According to Green, the two rovers will be looking for signs of life on Mars by extracting samples from around 7 feet below the surface of the Red Planet and then analyzing them for signs of organic material. Although it remains to be seen if the search will be successful, Green seemed optimistic, yet also a bit worried. "I don't think we're prepared for the results," he opined, revealing that "I've been worried about that because I think we’re close to finding it and making some announcements."
Green did not specifically state exactly why he is uneasy about how the world would react to such news, though one need only look at the current tumultuous state of our planet and imagine how what he calls a "revolutionary" discovery on par with Copernicus determining that the Earth revolved around the sun could serve to exacerbate divisions in our society. Beyond the potential upheaval such a discovery might cause, he observed that finding evidence of life on Mars could transform the scientific community.

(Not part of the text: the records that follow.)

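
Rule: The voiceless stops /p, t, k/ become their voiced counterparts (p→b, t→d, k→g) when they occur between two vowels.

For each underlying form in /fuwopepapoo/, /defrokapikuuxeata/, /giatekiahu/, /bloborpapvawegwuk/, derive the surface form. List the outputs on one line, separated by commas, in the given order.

fuwobebaboo, defrogabiguuxeada, giadegiahu, bloborpapvawegwuk

/fuwopepapoo/: /p/ is a voiceless stop between vowels /o/ and /e/, so it voices to [b]. /p/ is a voiceless stop between vowels /e/ and /a/, so it voices to [b]. /p/ is a voiceless stop between vowels /a/ and /o/, so it voices to [b]. → [fuwobebaboo].
/defrokapikuuxeata/: /k/ is a voiceless stop between vowels /o/ and /a/, so it voices to [g]. /p/ is a voiceless stop between vowels /a/ and /i/, so it voices to [b]. /k/ is a voiceless stop between vowels /i/ and /u/, so it voices to [g]. /t/ is a voiceless stop between vowels /a/ and /a/, so it voices to [d]. → [defrogabiguuxeada].
/giatekiahu/: /t/ is a voiceless stop between vowels /a/ and /e/, so it voices to [d]. /k/ is a voiceless stop between vowels /e/ and /i/, so it voices to [g]. → [giadegiahu].
/bloborpapvawegwuk/: the rule's environment is not met; surfaces unchanged as [bloborpapvawegwuk].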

"What happens next is a whole new set of scientific questions. Is that life like us? How are we related?," he mused, "can life move from planet-to-planet or do we have a spark and just the right environment and that spark generates life based on the chemical environment that it is in?" While this theoretical life waiting on Mars is likely to be far from the classic depiction of extraterrestrial beings that the public has come to envision, Green was remarkably open to the possibility that such alien intelligence, declaring that "there is no reason to think that there isn’t civilizations elsewhere."